After all of your spent wrapping paper has been recycled and your Christmas tchotchkes have been nestled in a box for next year, the most daunting post-holiday task remains: taking down the tree. But you needn’t tackle that last item so soon; you could transform it into a New Year’s tree instead.
The New Year’s tree is a widespread winter tradition that is usually attributed to the yolka of the Soviet Union. After the 1917 revolution, Christmas trees (an old German tradition) were discouraged by the new atheist state — along with Christmas itself — as a bourgeois religious tradition. The decorated evergreen was revived after a few decades as the secular yolka, or New Year’s tree, topped by a big communist red star.
Despite popularizing the custom immensely, the Soviets did not invent the New Year’s tree. Records in the U.S. as far back as the mid-19th century include mentions of New Year’s trees. La Salle Extension University in Chicago incorrectly posited that they might have displayed the first such tree in the world in 1928. Theirs was the “New Year’s Tree of Knowledge,” covered with thousands of pledges for personal achievement from business people around the country. It wasn’t the first New Year’s Tree in the world, though, or even in the United States.
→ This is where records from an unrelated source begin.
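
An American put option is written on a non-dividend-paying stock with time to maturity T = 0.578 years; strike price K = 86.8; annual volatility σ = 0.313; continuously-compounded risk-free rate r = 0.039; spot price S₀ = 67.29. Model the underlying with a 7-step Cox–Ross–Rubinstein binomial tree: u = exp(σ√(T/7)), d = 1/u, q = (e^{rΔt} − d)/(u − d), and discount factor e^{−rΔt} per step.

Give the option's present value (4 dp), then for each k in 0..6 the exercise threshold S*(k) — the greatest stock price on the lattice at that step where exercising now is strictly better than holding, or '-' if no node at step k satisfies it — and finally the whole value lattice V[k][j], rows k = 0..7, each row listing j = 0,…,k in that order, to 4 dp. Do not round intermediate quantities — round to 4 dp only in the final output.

price = 19.8939
boundary = - 61.5020 56.2119 61.5020 67.2900 73.6227 67.2900
tree:
19.8939
25.2980 14.5197
30.5881 19.5869 9.4537
35.4231 25.2980 13.8982 4.9890
39.8423 30.5881 19.5100 8.2735 1.6764
43.8814 35.4231 25.2980 13.1773 3.3332 0.0000
47.5731 39.8423 30.5881 19.5100 6.6274 0.0000 0.0000
50.9472 43.8814 35.4231 25.2980 13.1773 0.0000 0.0000 0.0000

params: Δt=0.08257 u=1.09411 d=0.91398 q=0.49544 e^(-rΔt)=0.99678
t_7 payoffs: 50.9472 43.8814 35.4231 25.2980 13.1773 0.0000 0.0000 0.0000
t_6: node(6,0) S=39.2269 payoff=47.5731 vs cont=47.2940 → 47.5731 [stop]  node(6,1) S=46.9577 payoff=39.8423 vs cont=39.5633 → 39.8423 [stop]  node(6,2) S=56.2119 payoff=30.5881 vs cont=30.3090 → 30.5881 [stop]  node(6,3) S=67.2900 payoff=19.5100 vs cont=19.2309 → 19.5100 [stop]  node(6,4) S=80.5513 payoff=6.2487 vs cont=6.6274 → 6.6274 [wait]  node(6,5) S=96.4261 payoff=0.0000 vs cont=0.0000 → 0.0000 [wait]  node(6,6) S=115.4295 payoff=0.0000 vs cont=0.0000 → 0.0000 [wait]  ⇒ S*(6)=67.2900
t_5: node(5,0) S=42.9186 payoff=43.8814 vs cont=43.6023 → 43.8814 [stop]  node(5,1) S=51.3769 payoff=35.4231 vs cont=35.1441 → 35.4231 [stop]  node(5,2) S=61.5020 payoff=25.2980 vs cont=25.0189 → 25.2980 [stop]  node(5,3) S=73.6227 payoff=13.1773 vs cont=13.0853 → 13.1773 [stop]  node(5,4) S=88.1320 payoff=0.0000 vs cont=3.3332 → 3.3332 [wait]  node(5,5) S=105.5008 payoff=0.0000 vs cont=0.0000 → 0.0000 [wait]  ⇒ S*(5)=73.6227
t_4: node(4,0) S=46.9577 payoff=39.8423 vs cont=39.5633 → 39.8423 [stop]  node(4,1) S=56.2119 payoff=30.5881 vs cont=30.3090 → 30.5881 [stop]  node(4,2) S=67.2900 payoff=19.5100 vs cont=19.2309 → 19.5100 [stop]  node(4,3) S=80.5513 payoff=6.2487 vs cont=8.2735 → 8.2735 [wait]  node(4,4) S=96.4261 payoff=0.0000 vs cont=1.6764 → 1.6764 [wait]  ⇒ S*(4)=67.2900
t_3: node(3,0) S=51.3769 payoff=35.4231 vs cont=35.1441 → 35.4231 [stop]  node(3,1) S=61.5020 payoff=25.2980 vs cont=25.0189 → 25.2980 [stop]  node(3,2) S=73.6227 payoff=13.1773 vs cont=13.8982 → 13.8982 [wait]  node(3,3) S=88.1320 payoff=0.0000 vs cont=4.9890 → 4.9890 [wait]  ⇒ S*(3)=61.5020
t_2: node(2,0) S=56.2119 payoff=30.5881 vs cont=30.3090 → 30.5881 [stop]  node(2,1) S=67.2900 payoff=19.5100 vs cont=19.5869 → 19.5869 [wait]  node(2,2) S=80.5513 payoff=6.2487 vs cont=9.4537 → 9.4537 [wait]  ⇒ S*(2)=56.2119
t_1: node(1,0) S=61.5020 payoff=25.2980 vs cont=25.0569 → 25.2980 [stop]  node(1,1) S=73.6227 payoff=13.1773 vs cont=14.5197 → 14.5197 [wait]  ⇒ S*(1)=61.5020
t_0: node(0,0) S=67.2900 payoff=19.5100 vs cont=19.8939 → 19.8939 [wait]  ⇒ S*(0)=-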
They’ve been with us since at least 1863, when a New Year’s tree “richly loaded with gifts” graced a Methodist church in Madison, Wisconsin. Throughout the early century in the U.S., many community groups rang in the new year with New Year trees that held toys and treats for local poor children. They were apparently so common that one Baltimore Sun reader wrote in to the paper in 1915 to sarcastically suggest, “Why not a New Year’s tree for the poor cats in the alleys? Ye gods and little fishes, what next?”
The yolka of Russia has traditionally been decorated with ornaments of regional significance, like smiling cosmonauts and corncobs. If you’re thinking about repurposing your Christmas tree for New Year’s, there are plenty of other creative options to spruce it up into an interactive party piece. Whatever shape or color it may take, the New Year’s tree is above all a symbol of hope for the coming year, and that’s something we could all use right now.
Top Hats, Ribbon, and Tinsel
In place of the star or angel that might top your Christmas tree, give that fir a fancy top hat. Your tree could already be donning some tinsel, but the post-Christmas color options open up beyond the traditional red, gold, and silver. Curl some ribbon and tie it to the branches. Make it a shiny, kaleidoscopic conversation piece.
Noisemakers, Bells, and Confetti Poppers
Decorate your tree with glittery, colorful party favors, and, as midnight nears, the family — or party guests — can pluck them off to ring in the new year with bells, noisemakers, and showers of glitter and confetti.
Set out blank cards and pens so your guests can write out their New Year’s resolutions and stick them on the tree. If making New Year’s resolutions seems a little stale, tell people to pen their hopes and dreams for the new year, or one thing they can’t wait to leave behind. You could save the cards to review next year, or burn them along with the tree in the backyard.
Toys and Candy
Maybe the kids already got their fill of sweets and trinkets at Christmas or Hanukkah, or maybe you don’t mind spoiling them for one last holiday. The New Year’s trees of yore held small presents for children, and you can keep the tradition alive with a second round of stocking stuffers. They might not be getting a drone or a tablet from the New Year’s tree, but it beats the apples we used to give them.